$\newcommand{\vec}[1]{\mathbf{#1}}
\newcommand{\dd}{\mathrm{d}}$I'm reading Landau and Lifshitz' book on non-relativistic quantum mechanics and I have some doubts about a passage in the chapter about elastic scattering. I have the French edition of 1966 so I cannot quote precisely, but it should be in §125, from around equation (125.10).
While studying the rate of transitions in the continuous spectrum (dealing with free particles of given momenta) due to some potential $U$, it is written that «we normalise the outgoing wave function, with momentum $\vec p'$, as the Dirac delta in the momentum space
\begin{equation*}
\psi_{\vec{p}'}(\vec{x})=\frac1{(2\pi\hbar)^{3/2}}e^{\frac{i}{\hbar}\vec{p}'\cdot\vec{x}}
\end{equation*}
and the incoming wave function to unit current density
\begin{equation*}
\psi_{\vec{p}}(\vec{x})=\sqrt{\frac{m}{p}}e^{\frac{i}{\hbar}\vec{p}\cdot\vec{x}}
\end{equation*}
therefore the probability given by Fermi's golden rule
\begin{equation*}
\dd w_{\vec{p}\vec{p}'}=\frac{2\pi}{\hbar}\bigl\lvert \langle\vec{p}'|U|\vec{p}\rangle\bigr\rvert^2\delta\bigl(E(\vec{p})-E(\vec{p}')\bigr)\,\dd\nu
\end{equation*}
represents the differential cross section of the scattering process».
Here $m$ is the mass of the particle, $p=\lVert\vec{p}\rVert$ and $\dd\nu$ represents an "interval of states", in this case $\dd p_x\dd p_y\dd p_z$.
Now, my question: can the normalisation factor of a free particle be arbitrary? My feeling is that the authors did it "because it works" and because it gives the desired result, but probably I just don't know something that happens behind the curtains of this derivation.
I get that free particle wave functions cannot be normalised anyway in $\mathbb{R}^3$, but does this mean that I can multiply them by whatever (constant scalar factor) I want?
When the equation for the golden rule for transitions between continuous spectrum states was introduced (§43 in my edition), the authors in fact wrote that $\dd w$ cannot be considered as a transition rate, since it doesn't even have the correct units (I guess that depends on how you "count the states": I could have used e.g. $\dd\nu=\dd p_x\dd p_y\dd p_z/\hbar^3$ as well).
How do I resolve all this arbitrariness?
Best Answer
On one hand, Fermi's golden rule states that transition probability rate is $$ \frac{dP}{dt}~=~\frac{2\pi}{\hbar} | \langle f | V| i\rangle|^2 \rho_f. \tag{1}$$ It is assumed that the initial state $|i\rangle $ is normalized.
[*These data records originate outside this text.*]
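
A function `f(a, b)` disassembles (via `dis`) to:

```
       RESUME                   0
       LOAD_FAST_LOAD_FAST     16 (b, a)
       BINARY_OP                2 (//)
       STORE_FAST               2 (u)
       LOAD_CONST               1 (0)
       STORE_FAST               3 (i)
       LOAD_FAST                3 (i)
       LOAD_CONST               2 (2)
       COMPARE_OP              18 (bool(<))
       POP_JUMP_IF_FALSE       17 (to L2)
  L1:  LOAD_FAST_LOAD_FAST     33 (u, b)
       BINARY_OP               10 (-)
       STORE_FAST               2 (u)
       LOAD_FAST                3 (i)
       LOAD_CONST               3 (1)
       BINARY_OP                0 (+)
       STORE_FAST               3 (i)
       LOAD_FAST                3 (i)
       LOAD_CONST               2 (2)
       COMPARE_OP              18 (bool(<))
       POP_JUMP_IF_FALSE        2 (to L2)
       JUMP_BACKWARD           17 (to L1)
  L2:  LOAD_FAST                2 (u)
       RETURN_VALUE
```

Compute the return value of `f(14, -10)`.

LOAD_FAST_LOAD_FAST b,a → push -10,14. Stack: [-10, 14]
BINARY_OP // → -10 // 14 = -1. Stack: [-1]
STORE_FAST u → u=-1. Stack: []
LOAD_CONST → push 0. Stack: [0]
STORE_FAST i → i=0. Stack: []
LOAD_FAST i → push 0. Stack: [0]
LOAD_CONST → push 2. Stack: [0, 2]
COMPARE_OP bool(<) → 0 vs 2 = True. Stack: [True]
POP_JUMP_IF_FALSE → pop True; no jump. Stack: []
LOAD_FAST_LOAD_FAST u,b → push -1,-10. Stack: [-1, -10]
BINARY_OP - → -1 - -10 = 9. Stack: [9]
STORE_FAST u → u=9. Stack: []
LOAD_FAST i → push 0. Stack: [0]
LOAD_CONST → push 1. Stack: [0, 1]
BINARY_OP + → 0 + 1 = 1. Stack: [1]
STORE_FAST i → i=1. Stack: []
LOAD_FAST i → push 1. Stack: [1]
LOAD_CONST → push 2. Stack: [1, 2]
COMPARE_OP bool(<) → 1 vs 2 = True. Stack: [True]
POP_JUMP_IF_FALSE → pop True; no jump. Stack: []
LOAD_FAST_LOAD_FAST u,b → push 9,-10. Stack: [9, -10]
BINARY_OP - → 9 - -10 = 19. Stack: [19]
STORE_FAST u → u=19. Stack: []
LOAD_FAST i → push 1. Stack: [1]
LOAD_CONST → push 1. Stack: [1, 1]
BINARY_OP + → 1 + 1 = 2. Stack: [2]
STORE_FAST i → i=2. Stack: []
LOAD_FAST i → push 2. Stack: [2]
LOAD_CONST → push 2. Stack: [2, 2]
COMPARE_OP bool(<) → 2 vs 2 = False. Stack: [False]
POP_JUMP_IF_FALSE → pop False; jump. Stack: []
LOAD_FAST u → push 19. Stack: [19]
RETURN_VALUE → return 19.

19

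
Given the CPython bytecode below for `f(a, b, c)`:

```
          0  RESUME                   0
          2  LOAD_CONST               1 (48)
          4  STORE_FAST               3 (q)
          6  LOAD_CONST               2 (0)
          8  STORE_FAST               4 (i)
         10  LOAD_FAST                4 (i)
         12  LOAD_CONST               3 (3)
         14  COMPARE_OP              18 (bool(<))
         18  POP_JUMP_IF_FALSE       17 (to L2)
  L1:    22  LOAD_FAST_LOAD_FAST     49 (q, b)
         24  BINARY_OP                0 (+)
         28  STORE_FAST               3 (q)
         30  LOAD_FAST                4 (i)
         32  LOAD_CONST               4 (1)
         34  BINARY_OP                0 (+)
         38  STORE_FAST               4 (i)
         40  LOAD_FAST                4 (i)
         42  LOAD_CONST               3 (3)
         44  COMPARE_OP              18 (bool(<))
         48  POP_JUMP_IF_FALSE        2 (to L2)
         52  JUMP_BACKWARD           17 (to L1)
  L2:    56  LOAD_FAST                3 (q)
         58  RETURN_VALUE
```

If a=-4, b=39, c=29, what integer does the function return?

LOAD_CONST → push 48. Stack: [48]
STORE_FAST q → q=48. Stack: []
LOAD_CONST → push 0. Stack: [0]
STORE_FAST i → i=0. Stack: []
LOAD_FAST i → push 0. Stack: [0]
LOAD_CONST → push 3. Stack: [0, 3]
COMPARE_OP bool(<) → 0 vs 3 = True. Stack: [True]
POP_JUMP_IF_FALSE → pop True; no jump. Stack: []
LOAD_FAST_LOAD_FAST q,b → push 48,39. Stack: [48, 39]
BINARY_OP + → 48 + 39 = 87. Stack: [87]
STORE_FAST q → q=87. Stack: []
LOAD_FAST i → push 0. Stack: [0]
LOAD_CONST → push 1. Stack: [0, 1]
BINARY_OP + → 0 + 1 = 1. Stack: [1]
STORE_FAST i → i=1. Stack: []
LOAD_FAST i → push 1. Stack: [1]
LOAD_CONST → push 3. Stack: [1, 3]
COMPARE_OP bool(<) → 1 vs 3 = True. Stack: [True]
POP_JUMP_IF_FALSE → pop True; no jump. Stack: []
LOAD_FAST_LOAD_FAST q,b → push 87,39. Stack: [87, 39]
BINARY_OP + → 87 + 39 = 126. Stack: [126]
STORE_FAST q → q=126. Stack: []
LOAD_FAST i → push 1. Stack: [1]
LOAD_CONST → push 1. Stack: [1, 1]
BINARY_OP + → 1 + 1 = 2. Stack: [2]
STORE_FAST i → i=2. Stack: []
LOAD_FAST i → push 2. Stack: [2]
LOAD_CONST → push 3. Stack: [2, 3]
COMPARE_OP bool(<) → 2 vs 3 = True. Stack: [True]
POP_JUMP_IF_FALSE → pop True; no jump. Stack: []
LOAD_FAST_LOAD_FAST q,b → push 126,39. Stack: [126, 39]
BINARY_OP + → 126 + 39 = 165. Stack: [165]
STORE_FAST q → q=165. Stack: []
LOAD_FAST i → push 2. Stack: [2]
LOAD_CONST → push 1. Stack: [2, 1]
BINARY_OP + → 2 + 1 = 3. Stack: [3]
STORE_FAST i → i=3. Stack: []
LOAD_FAST i → push 3. Stack: [3]
LOAD_CONST → push 3. Stack: [3, 3]
COMPARE_OP bool(<) → 3 vs 3 = False. Stack: [False]
POP_JUMP_IF_FALSE → pop False; jump. Stack: []
LOAD_FAST q → push 165. Stack: [165]
RETURN_VALUE → return 165.

165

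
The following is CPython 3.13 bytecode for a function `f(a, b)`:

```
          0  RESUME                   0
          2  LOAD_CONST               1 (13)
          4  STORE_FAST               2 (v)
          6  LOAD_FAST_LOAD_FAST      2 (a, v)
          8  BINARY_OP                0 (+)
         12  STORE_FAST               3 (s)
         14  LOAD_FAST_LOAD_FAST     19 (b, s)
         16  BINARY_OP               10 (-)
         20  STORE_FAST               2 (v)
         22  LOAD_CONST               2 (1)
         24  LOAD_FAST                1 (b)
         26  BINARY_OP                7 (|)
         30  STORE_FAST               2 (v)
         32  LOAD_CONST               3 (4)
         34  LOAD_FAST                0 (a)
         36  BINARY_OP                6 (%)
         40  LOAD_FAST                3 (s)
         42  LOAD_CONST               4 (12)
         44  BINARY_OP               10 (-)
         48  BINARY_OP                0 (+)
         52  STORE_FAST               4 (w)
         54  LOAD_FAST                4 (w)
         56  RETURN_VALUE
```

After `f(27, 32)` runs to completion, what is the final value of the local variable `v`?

33

LOAD_CONST → push 13. Stack: [13]
STORE_FAST v → v=13. Stack: []
LOAD_FAST_LOAD_FAST a,v → push 27,13. Stack: [27, 13]
BINARY_OP + → 27 + 13 = 40. Stack: [40]
STORE_FAST s → s=40. Stack: []
LOAD_FAST_LOAD_FAST b,s → push 32,40. Stack: [32, 40]
BINARY_OP - → 32 - 40 = -8. Stack: [-8]
STORE_FAST v → v=-8. Stack: []
LOAD_CONST → push 1. Stack: [1]
LOAD_FAST b → push 32. Stack: [1, 32]
BINARY_OP | → 1 | 32 = 33. Stack: [33]
STORE_FAST v → v=33. Stack: []
LOAD_CONST → push 4. Stack: [4]
LOAD_FAST a → push 27. Stack: [4, 27]
BINARY_OP % → 4 % 27 = 4. Stack: [4]
LOAD_FAST s → push 40. Stack: [4, 40]
LOAD_CONST → push 12. Stack: [4, 40, 12]
BINARY_OP - → 40 - 12 = 28. Stack: [4, 28]
BINARY_OP + → 4 + 28 = 32. Stack: [32]
STORE_FAST w → w=32. Stack: []
LOAD_FAST w → push 32. Stack: [32]
RETURN_VALUE → return 32.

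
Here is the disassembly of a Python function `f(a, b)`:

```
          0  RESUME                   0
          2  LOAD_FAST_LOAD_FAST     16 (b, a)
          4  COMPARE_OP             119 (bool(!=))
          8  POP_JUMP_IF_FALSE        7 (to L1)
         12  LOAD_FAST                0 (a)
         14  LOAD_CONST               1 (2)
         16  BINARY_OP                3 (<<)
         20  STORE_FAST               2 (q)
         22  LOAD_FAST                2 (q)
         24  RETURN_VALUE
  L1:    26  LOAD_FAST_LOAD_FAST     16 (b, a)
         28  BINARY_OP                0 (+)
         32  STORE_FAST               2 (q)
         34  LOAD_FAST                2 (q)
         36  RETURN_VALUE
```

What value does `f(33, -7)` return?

LOAD_FAST_LOAD_FAST b,a → push -7,33. Stack: [-7, 33]
COMPARE_OP bool(!=) → -7 vs 33 = True. Stack: [True]
POP_JUMP_IF_FALSE → pop True; no jump. Stack: []
LOAD_FAST a → push 33. Stack: [33]
LOAD_CONST → push 2. Stack: [33, 2]
BINARY_OP << → 33 << 2 = 132. Stack: [132]
STORE_FAST q → q=132. Stack: []
LOAD_FAST q → push 132. Stack: [132]
RETURN_VALUE → return 132.

132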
The final states $|f\rangle $ do not have to be normalized. (The latter can be seen by putting the system in a potential box with volume $L_xL_yL_z$, and take the limit $L_xL_yL_z\to \infty$. The normalization of $|f\rangle $ and $\rho_f$ would scale in a way so that the formula (1) remains invariant.)
On the other hand, in scattering theory, the initial state is not normalized. In this case there is no absolute notion of probability. Instead the scattering cross-section is by definition normalized relative to the flux of the incident beam. L&L's normalization of the initial wave function to the unit current density is designed to fulfill this definition. It is not arbitrary.
References:
[L&L] L.D. Landau & E.M. Lifshitz, QM, Vol. 3, 3rd ed, 1981; $\S$126.